Skip to main content

Smart Retrieval

Smart retrieval combines multiple search techniques for optimal relevance: keyword prefiltering, semantic search, and reranking.

Overview

The SmartRetriever provides:
  • Hybrid search combining keyword (BM25) and semantic search
  • Keyword prefiltering for efficient candidate selection
  • Semantic reranking for improved relevance
  • Score normalization across different search methods

Quick Start

from praisonaiagents.rag import SmartRetriever, RetrievalResult

retriever = SmartRetriever()

# Basic search
results = retriever.search(
    query="What is the API authentication method?",
    top_k=5,
)

for result in results:
    print(f"Score: {result.score:.3f} - {result.text[:100]}...")
from praisonaiagents.rag import SmartRetriever

retriever = SmartRetriever(
    use_hybrid=True,
    keyword_weight=0.3,
    semantic_weight=0.7,
)

results = retriever.search(
    query="authentication API key",
    top_k=10,
)

How Hybrid Search Works

  1. Keyword Search (BM25) - Fast lexical matching
  2. Semantic Search - Embedding-based similarity
  3. Score Fusion - Weighted combination of scores
  4. Deduplication - Remove duplicate results

Reranking

Using the Reranker

from praisonaiagents.rag import SmartRetriever, RetrievalResult

retriever = SmartRetriever()

# Initial search with more candidates
initial_results = retriever.search(query, top_k=20)

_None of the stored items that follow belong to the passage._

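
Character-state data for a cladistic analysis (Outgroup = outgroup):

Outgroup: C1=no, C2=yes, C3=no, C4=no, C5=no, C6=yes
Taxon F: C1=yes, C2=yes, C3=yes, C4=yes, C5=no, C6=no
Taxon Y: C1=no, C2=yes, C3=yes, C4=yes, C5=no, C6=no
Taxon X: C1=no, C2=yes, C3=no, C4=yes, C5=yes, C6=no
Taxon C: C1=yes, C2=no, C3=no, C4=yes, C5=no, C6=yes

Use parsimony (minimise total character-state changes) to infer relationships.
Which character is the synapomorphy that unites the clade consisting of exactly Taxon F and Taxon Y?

C3

Character polarity is set by the outgroup: the derived state is whichever differs from the outgroup's state, so for C2, C6 the derived state is 'no', and for the remaining characters it is 'yes'.
C1 groups Taxon C and Taxon F, which is incompatible with the clades supported by the remaining characters; treating it as convergent (homoplasy) costs fewer steps than any alternative tree.
C2 (derived state 'no') is unique to Taxon C (autapomorphy; uninformative for grouping).
Only Taxon F and Taxon Y show the derived state 'yes' for C3, supporting them as a clade.
C4 (derived state 'yes') is shared by all ingroup taxa — unites the whole ingroup.
C5 (derived state 'yes') is unique to Taxon X (autapomorphy; uninformative for grouping).
C6 (derived state 'no') is shared by Taxon F, Taxon X, and Taxon Y — a synapomorphy uniting that clade.
Most parsimonious ingroup topology: (((Taxon F,Taxon Y),Taxon X),Taxon C).
The clade {Taxon F, Taxon Y} is supported by C3: its derived state 'yes' occurs in exactly those taxa and in no other taxon (including the outgroup).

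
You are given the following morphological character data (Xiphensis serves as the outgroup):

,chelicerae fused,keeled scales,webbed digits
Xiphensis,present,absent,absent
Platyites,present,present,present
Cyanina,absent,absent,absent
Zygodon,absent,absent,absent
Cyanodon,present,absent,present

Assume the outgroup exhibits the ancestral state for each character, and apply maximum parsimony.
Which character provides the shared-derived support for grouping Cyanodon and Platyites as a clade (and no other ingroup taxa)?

Character polarity is set by the outgroup: the derived state is whichever differs from the outgroup's state, so for chelicerae fused the derived state is 'absent', and for the remaining characters it is 'present'.
Only Cyanina and Zygodon show the derived state 'absent' for chelicerae fused, supporting them as a clade.
keeled scales: derived state 'present' in Platyites only — an autapomorphy, so it tells us nothing about relationships among taxa.
Only Cyanodon and Platyites show the derived state 'present' for webbed digits, supporting them as a clade.
Most parsimonious ingroup topology: ((Platyites,Cyanodon),(Cyanina,Zygodon)).
The clade {Cyanodon, Platyites} is supported by webbed digits: its derived state 'present' occurs in exactly those taxa and in no other taxon (including the outgroup).

webbed digits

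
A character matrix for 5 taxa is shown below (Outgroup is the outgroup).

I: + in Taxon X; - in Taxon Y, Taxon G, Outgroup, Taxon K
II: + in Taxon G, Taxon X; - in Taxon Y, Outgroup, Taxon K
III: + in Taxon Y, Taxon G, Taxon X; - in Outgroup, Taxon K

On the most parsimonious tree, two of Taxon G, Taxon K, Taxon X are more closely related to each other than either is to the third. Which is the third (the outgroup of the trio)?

Taxon K

The outgroup has state '-' for every character, so '+' is the derived state throughout.
I: derived state '+' in Taxon X only — an autapomorphy, so it tells us nothing about relationships among taxa.
II: derived state '+' in Taxon G and Taxon X only — synapomorphy for {Taxon G, Taxon X}.
Only Taxon G, Taxon X, and Taxon Y show the derived state '+' for III, supporting them as a clade.
Most parsimonious ingroup topology: ((Taxon Y,(Taxon G,Taxon X)),Taxon K).
Taxon X and Taxon G share a more recent common ancestor with each other than either does with Taxon K, so Taxon K is the least closely related of the three.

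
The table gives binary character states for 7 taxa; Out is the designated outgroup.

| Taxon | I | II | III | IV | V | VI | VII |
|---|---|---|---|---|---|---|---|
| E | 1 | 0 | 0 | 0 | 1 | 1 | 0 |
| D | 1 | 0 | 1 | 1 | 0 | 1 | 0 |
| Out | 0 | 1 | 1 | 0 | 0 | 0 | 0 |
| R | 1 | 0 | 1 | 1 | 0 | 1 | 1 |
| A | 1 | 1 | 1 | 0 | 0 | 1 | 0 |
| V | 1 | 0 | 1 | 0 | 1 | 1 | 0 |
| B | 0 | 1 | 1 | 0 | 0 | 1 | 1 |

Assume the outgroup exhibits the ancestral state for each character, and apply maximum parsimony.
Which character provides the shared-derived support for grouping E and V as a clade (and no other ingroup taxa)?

Character polarity is set by the outgroup: the derived state is whichever differs from the outgroup's state, so for II, III the derived state is '0', and for the remaining characters it is '1'.
I (derived state '1') is shared by A, D, E, R, and V — a synapomorphy uniting that clade.
II: derived state '0' in D, E, R, and V only — synapomorphy for {D, E, R, V}.
III: derived state '0' in E only — an autapomorphy, so it tells us nothing about relationships among taxa.
Only D and R show the derived state '1' for IV, supporting them as a clade.
V (derived state '1') is shared by E and V — a synapomorphy uniting that clade.
All ingroup taxa share the derived state '1' for VI; it defines the ingroup but does not resolve relationships within it.
VII (state '1') occurs in B and R but conflicts with the nesting implied by the other characters — most parsimoniously interpreted as homoplasy.
Most parsimonious ingroup topology: ((((E,V),(R,D)),A),B).
The clade {E, V} is supported by V: its derived state '1' occurs in exactly those taxa and in no other taxon (including the outgroup).

V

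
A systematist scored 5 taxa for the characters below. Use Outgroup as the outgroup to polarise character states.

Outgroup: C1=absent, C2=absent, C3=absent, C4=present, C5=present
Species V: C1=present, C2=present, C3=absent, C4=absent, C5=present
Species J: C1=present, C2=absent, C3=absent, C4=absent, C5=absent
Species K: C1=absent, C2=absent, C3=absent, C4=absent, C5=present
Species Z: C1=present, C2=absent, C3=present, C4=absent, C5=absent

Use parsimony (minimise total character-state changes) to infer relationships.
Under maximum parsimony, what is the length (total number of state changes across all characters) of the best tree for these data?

Character polarity is set by the outgroup: the derived state is whichever differs from the outgroup's state, so for C4, C5 the derived state is 'absent', and for the remaining characters it is 'present'.
Only Species J, Species V, and Species Z show the derived state 'present' for C1, supporting them as a clade.
C2 (derived state 'present') is unique to Species V (autapomorphy; uninformative for grouping).
C3 (derived state 'present') is unique to Species Z (autapomorphy; uninformative for grouping).
All ingroup taxa share the derived state 'absent' for C4; it defines the ingroup but does not resolve relationships within it.
Only Species J and Species Z show the derived state 'absent' for C5, supporting them as a clade.
Most parsimonious ingroup topology: ((Species V,(Species J,Species Z)),Species K).
Changes per character on this tree: C1: 1; C2: 1; C3: 1; C4: 1; C5: 1.
Total = 5.

5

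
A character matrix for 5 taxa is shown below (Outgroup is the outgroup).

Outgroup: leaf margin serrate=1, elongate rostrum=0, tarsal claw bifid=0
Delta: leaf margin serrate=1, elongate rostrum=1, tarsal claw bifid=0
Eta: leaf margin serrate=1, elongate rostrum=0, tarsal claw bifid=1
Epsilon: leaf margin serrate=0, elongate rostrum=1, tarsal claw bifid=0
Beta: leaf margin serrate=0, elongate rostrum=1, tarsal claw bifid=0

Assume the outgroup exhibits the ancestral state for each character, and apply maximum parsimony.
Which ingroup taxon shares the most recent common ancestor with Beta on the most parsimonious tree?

Character polarity is set by the outgroup: the derived state is whichever differs from the outgroup's state, so for leaf margin serrate the derived state is '0', and for the remaining characters it is '1'.
leaf margin serrate (derived state '0') is shared by Beta and Epsilon — a synapomorphy uniting that clade.
elongate rostrum (derived state '1') is shared by Beta, Delta, and Epsilon — a synapomorphy uniting that clade.
tarsal claw bifid: derived state '1' in Eta only — an autapomorphy, so it tells us nothing about relationships among taxa.
Most parsimonious ingroup topology: ((Delta,(Epsilon,Beta)),Eta).
Beta and Epsilon form a cherry on this tree, so they are sister taxa.

Epsilon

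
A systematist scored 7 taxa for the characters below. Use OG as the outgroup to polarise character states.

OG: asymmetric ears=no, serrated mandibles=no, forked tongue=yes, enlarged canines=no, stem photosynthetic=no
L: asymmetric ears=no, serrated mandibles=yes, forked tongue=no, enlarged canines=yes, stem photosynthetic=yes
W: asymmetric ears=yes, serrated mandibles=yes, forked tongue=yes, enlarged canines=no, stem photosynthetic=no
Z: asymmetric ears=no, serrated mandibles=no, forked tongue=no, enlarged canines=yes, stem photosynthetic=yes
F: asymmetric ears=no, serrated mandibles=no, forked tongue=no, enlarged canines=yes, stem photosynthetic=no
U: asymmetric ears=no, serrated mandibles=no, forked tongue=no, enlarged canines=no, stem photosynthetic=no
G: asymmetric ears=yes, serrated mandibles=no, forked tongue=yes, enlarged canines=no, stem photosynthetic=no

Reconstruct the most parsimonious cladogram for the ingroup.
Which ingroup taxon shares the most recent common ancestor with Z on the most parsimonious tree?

L

Character polarity is set by the outgroup: the derived state is whichever differs from the outgroup's state, so for forked tongue the derived state is 'no', and for the remaining characters it is 'yes'.
Only G and W show the derived state 'yes' for asymmetric ears, supporting them as a clade.
serrated mandibles groups L and W, which is incompatible with the clades supported by the remaining characters; treating it as convergent (homoplasy) costs fewer steps than any alternative tree.
forked tongue (derived state 'no') is shared by F, L, U, and Z — a synapomorphy uniting that clade.
Only F, L, and Z show the derived state 'yes' for enlarged canines, supporting them as a clade.
stem photosynthetic (derived state 'yes') is shared by L and Z — a synapomorphy uniting that clade.
Most parsimonious ingroup topology: ((U,((Z,L),F)),(G,W)).
Z and L form a cherry on this tree, so they are sister taxa.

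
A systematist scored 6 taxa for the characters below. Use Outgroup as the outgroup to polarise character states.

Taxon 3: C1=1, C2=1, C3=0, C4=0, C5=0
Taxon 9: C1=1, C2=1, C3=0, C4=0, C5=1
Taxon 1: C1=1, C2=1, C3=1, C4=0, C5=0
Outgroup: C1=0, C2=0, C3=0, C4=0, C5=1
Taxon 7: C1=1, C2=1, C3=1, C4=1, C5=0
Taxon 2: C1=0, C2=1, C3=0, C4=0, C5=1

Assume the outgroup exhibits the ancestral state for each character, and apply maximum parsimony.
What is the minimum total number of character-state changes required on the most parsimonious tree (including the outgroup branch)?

Character polarity is set by the outgroup: the derived state is whichever differs from the outgroup's state, so for C5 the derived state is '0', and for the remaining characters it is '1'.
Only Taxon 1, Taxon 3, Taxon 7, and Taxon 9 show the derived state '1' for C1, supporting them as a clade.
All ingroup taxa share the derived state '1' for C2; it defines the ingroup but does not resolve relationships within it.
C3 (derived state '1') is shared by Taxon 1 and Taxon 7 — a synapomorphy uniting that clade.
C4: derived state '1' in Taxon 7 only — an autapomorphy, so it tells us nothing about relationships among taxa.
C5 (derived state '0') is shared by Taxon 1, Taxon 3, and Taxon 7 — a synapomorphy uniting that clade.
Most parsimonious ingroup topology: ((Taxon 9,(Taxon 3,(Taxon 1,Taxon 7))),Taxon 2).
Changes per character on this tree: C1: 1; C2: 1; C3: 1; C4: 1; C5: 1.
Total = 5.

5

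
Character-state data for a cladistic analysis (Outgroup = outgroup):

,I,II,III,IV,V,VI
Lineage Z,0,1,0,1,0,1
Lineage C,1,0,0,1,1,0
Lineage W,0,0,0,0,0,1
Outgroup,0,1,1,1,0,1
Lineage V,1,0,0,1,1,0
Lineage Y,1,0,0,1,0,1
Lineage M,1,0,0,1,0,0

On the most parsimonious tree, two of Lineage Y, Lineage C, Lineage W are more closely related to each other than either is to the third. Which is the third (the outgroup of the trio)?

Character polarity is set by the outgroup: the derived state is whichever differs from the outgroup's state, so for II, III, IV, VI the derived state is '0', and for the remaining characters it is '1'.
I: derived state '1' in Lineage C, Lineage M, Lineage V, and Lineage Y only — synapomorphy for {Lineage C, Lineage M, Lineage V, Lineage Y}.
II (derived state '0') is shared by Lineage C, Lineage M, Lineage V, Lineage W, and Lineage Y — a synapomorphy uniting that clade.
III (derived state '0') is shared by all ingroup taxa — unites the whole ingroup.
IV (derived state '0') is unique to Lineage W (autapomorphy; uninformative for grouping).
V (derived state '1') is shared by Lineage C and Lineage V — a synapomorphy uniting that clade.
Only Lineage C, Lineage M, and Lineage V show the derived state '0' for VI, supporting them as a clade.
Most parsimonious ingroup topology: (Lineage Z,((((Lineage C,Lineage V),Lineage M),Lineage Y),Lineage W)).
Lineage Y and Lineage C share a more recent common ancestor with each other than either does with Lineage W, so Lineage W is the least closely related of the three.

Lineage W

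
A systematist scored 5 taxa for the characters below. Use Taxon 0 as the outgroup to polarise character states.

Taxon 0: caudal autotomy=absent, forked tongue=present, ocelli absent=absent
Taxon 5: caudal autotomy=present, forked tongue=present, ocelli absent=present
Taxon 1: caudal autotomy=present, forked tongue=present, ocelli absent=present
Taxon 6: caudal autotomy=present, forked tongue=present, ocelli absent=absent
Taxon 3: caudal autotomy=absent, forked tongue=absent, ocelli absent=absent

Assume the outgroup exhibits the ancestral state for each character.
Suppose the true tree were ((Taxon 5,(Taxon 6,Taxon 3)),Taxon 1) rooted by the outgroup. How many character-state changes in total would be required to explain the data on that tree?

5

Map each character onto ((Taxon 5,(Taxon 6,Taxon 3)),Taxon 1) (rooted by Taxon 0) and count the minimum state changes it requires (Fitch parsimony):
caudal autotomy: 2; forked tongue: 1; ocelli absent: 2.
Total tree length = 5.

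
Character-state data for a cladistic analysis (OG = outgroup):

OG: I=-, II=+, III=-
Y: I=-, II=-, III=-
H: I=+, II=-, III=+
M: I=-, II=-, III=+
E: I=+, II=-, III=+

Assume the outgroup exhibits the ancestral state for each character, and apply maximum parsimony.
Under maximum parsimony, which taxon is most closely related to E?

H

Character polarity is set by the outgroup: the derived state is whichever differs from the outgroup's state, so for II the derived state is '-', and for the remaining characters it is '+'.
I (derived state '+') is shared by E and H — a synapomorphy uniting that clade.
All ingroup taxa share the derived state '-' for II; it defines the ingroup but does not resolve relationships within it.
Only E, H, and M show the derived state '+' for III, supporting them as a clade.
Most parsimonious ingroup topology: (Y,((H,E),M)).
E and H form a cherry on this tree, so they are sister taxa.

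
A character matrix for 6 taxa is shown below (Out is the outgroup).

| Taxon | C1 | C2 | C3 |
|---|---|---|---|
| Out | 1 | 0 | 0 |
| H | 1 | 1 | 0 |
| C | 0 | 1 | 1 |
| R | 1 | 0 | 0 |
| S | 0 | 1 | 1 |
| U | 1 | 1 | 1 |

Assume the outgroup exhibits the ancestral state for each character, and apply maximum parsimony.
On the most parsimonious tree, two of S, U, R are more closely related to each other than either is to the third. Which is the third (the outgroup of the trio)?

Character polarity is set by the outgroup: the derived state is whichever differs from the outgroup's state, so for C1 the derived state is '0', and for the remaining characters it is '1'.
C1: derived state '0' in C and S only — synapomorphy for {C, S}.
C2 (derived state '1') is shared by C, H, S, and U — a synapomorphy uniting that clade.
Only C, S, and U show the derived state '1' for C3, supporting them as a clade.
Most parsimonious ingroup topology: ((H,((C,S),U)),R).
S and U share a more recent common ancestor with each other than either does with R, so R is the least closely related of the three.

R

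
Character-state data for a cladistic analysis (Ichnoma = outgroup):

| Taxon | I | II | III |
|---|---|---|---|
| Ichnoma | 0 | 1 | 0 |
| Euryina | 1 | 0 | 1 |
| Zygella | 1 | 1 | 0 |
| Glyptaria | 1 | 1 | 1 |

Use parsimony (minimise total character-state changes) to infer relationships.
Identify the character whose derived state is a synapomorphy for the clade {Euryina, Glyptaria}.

III

Character polarity is set by the outgroup: the derived state is whichever differs from the outgroup's state, so for II the derived state is '0', and for the remaining characters it is '1'.
All ingroup taxa share the derived state '1' for I; it defines the ingroup but does not resolve relationships within it.
II: derived state '0' in Euryina only — an autapomorphy, so it tells us nothing about relationships among taxa.
Only Euryina and Glyptaria show the derived state '1' for III, supporting them as a clade.
Most parsimonious ingroup topology: ((Euryina,Glyptaria),Zygella).
The clade {Euryina, Glyptaria} is supported by III: its derived state '1' occurs in exactly those taxa and in no other taxon (including the outgroup).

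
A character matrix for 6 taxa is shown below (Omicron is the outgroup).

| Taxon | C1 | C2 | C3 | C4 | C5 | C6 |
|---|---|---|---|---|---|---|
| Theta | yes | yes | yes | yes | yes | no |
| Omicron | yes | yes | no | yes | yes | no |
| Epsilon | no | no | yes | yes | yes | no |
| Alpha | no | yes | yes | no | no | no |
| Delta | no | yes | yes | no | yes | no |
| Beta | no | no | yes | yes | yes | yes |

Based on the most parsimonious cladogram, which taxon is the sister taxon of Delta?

Character polarity is set by the outgroup: the derived state is whichever differs from the outgroup's state, so for C1, C2, C4, C5 the derived state is 'no', and for the remaining characters it is 'yes'.
Only Alpha, Beta, Delta, and Epsilon show the derived state 'no' for C1, supporting them as a clade.
C2: derived state 'no' in Beta and Epsilon only — synapomorphy for {Beta, Epsilon}.
All ingroup taxa share the derived state 'yes' for C3; it defines the ingroup but does not resolve relationships within it.
Only Alpha and Delta show the derived state 'no' for C4, supporting them as a clade.
C5: derived state 'no' in Alpha only — an autapomorphy, so it tells us nothing about relationships among taxa.
C6: derived state 'yes' in Beta only — an autapomorphy, so it tells us nothing about relationships among taxa.
Most parsimonious ingroup topology: (((Delta,Alpha),(Beta,Epsilon)),Theta).
Delta and Alpha form a cherry on this tree, so they are sister taxa.

Alpha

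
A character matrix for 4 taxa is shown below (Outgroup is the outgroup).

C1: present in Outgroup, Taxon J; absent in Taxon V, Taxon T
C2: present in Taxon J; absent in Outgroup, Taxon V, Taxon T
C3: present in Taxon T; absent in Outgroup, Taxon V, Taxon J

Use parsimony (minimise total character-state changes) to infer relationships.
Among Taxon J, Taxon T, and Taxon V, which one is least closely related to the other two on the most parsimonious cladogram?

Taxon J

Character polarity is set by the outgroup: the derived state is whichever differs from the outgroup's state, so for C1 the derived state is 'absent', and for the remaining characters it is 'present'.
C1: derived state 'absent' in Taxon T and Taxon V only — synapomorphy for {Taxon T, Taxon V}.
C2: derived state 'present' in Taxon J only — an autapomorphy, so it tells us nothing about relationships among taxa.
C3 (derived state 'present') is unique to Taxon T (autapomorphy; uninformative for grouping).
Most parsimonious ingroup topology: ((Taxon V,Taxon T),Taxon J).
Taxon T and Taxon V share a more recent common ancestor with each other than either does with Taxon J, so Taxon J is the least closely related of the three.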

# Rerank to get best results
reranked = retriever.rerank(
    query=query,
    results=initial_results,
    top_k=5,
)

Custom Reranker

from praisonaiagents.rag import RerankerProtocol, RetrievalResult
from typing import List

class CustomReranker(RerankerProtocol):
    def rerank(
        self,
        query: str,
        results: List[RetrievalResult],
        top_k: int = 5,
    ) -> List[RetrievalResult]:
        # Custom reranking logic
        scored = []
        for result in results:
            # Calculate custom relevance score
            score = self._calculate_relevance(query, result.text)
            scored.append((score, result))
        
        # Sort by score and return top_k
        scored.sort(key=lambda x: x[0], reverse=True)
        return [r for _, r in scored[:top_k]]
    
    def _calculate_relevance(self, query: str, text: str) -> float:
        # Implement custom scoring
        overlap = len(set(query.lower().split()) & set(text.lower().split()))
        return overlap / max(len(query.split()), 1)

Retrieval Results

RetrievalResult Structure

from dataclasses import dataclass
from typing import Dict, Any

@dataclass
class RetrievalResult:
    text: str
    score: float
    metadata: Dict[str, Any] = None
    source: str = None
    chunk_id: str = None

Working with Results

results = retriever.search(query, top_k=5)

for result in results:
    print(f"Score: {result.score:.3f}")
    print(f"Text: {result.text[:200]}...")
    print(f"Source: {result.metadata.get('source', 'unknown')}")
    print("---")

CLI Usage

# Basic search
praisonai knowledge search "API authentication"

# Search with reranking
praisonai knowledge search "API authentication" --rerank

# Search with specific top_k
praisonai knowledge search "API authentication" --top-k 10

# Verbose output
praisonai knowledge search "API authentication" --rerank --verbose

Integration with Agents

from praisonaiagents import Agent

agent = Agent(
    name="SmartSearchAgent",
    instructions="Answer questions using the knowledge base.",
    knowledge={
        "sources": ["./docs"],
        "retrieval_k": 10,
        "rerank": True,
        "retrieval_threshold": 0.5,
    }
)

response = agent.chat("How do I authenticate with the API?")

Best Practices

  1. Use hybrid search for diverse corpora with technical terms
  2. Enable reranking for improved relevance at slight latency cost
  3. Adjust weights based on your content type
  4. Set min_score to filter low-quality results

API Reference

SmartRetriever

class SmartRetriever:
    def __init__(
        self,
        use_hybrid: bool = False,
        keyword_weight: float = 0.3,
        semantic_weight: float = 0.7,
        use_reranking: bool = False,
    ):
        """Initialize smart retriever."""
    
    def search(
        self,
        query: str,
        top_k: int = 5,
        min_score: float = 0.0,
    ) -> List[RetrievalResult]:
        """Search for relevant documents."""
    
    def rerank(
        self,
        query: str,
        results: List[RetrievalResult],
        top_k: int = 5,
    ) -> List[RetrievalResult]:
        """Rerank results for improved relevance."""

RetrieverProtocol

class RetrieverProtocol(Protocol):
    def search(
        self,
        query: str,
        top_k: int = 5,
    ) -> List[RetrievalResult]:
        """Search for relevant documents."""

RerankerProtocol

class RerankerProtocol(Protocol):
    def rerank(
        self,
        query: str,
        results: List[RetrievalResult],
        top_k: int = 5,
    ) -> List[RetrievalResult]:
        """Rerank results."""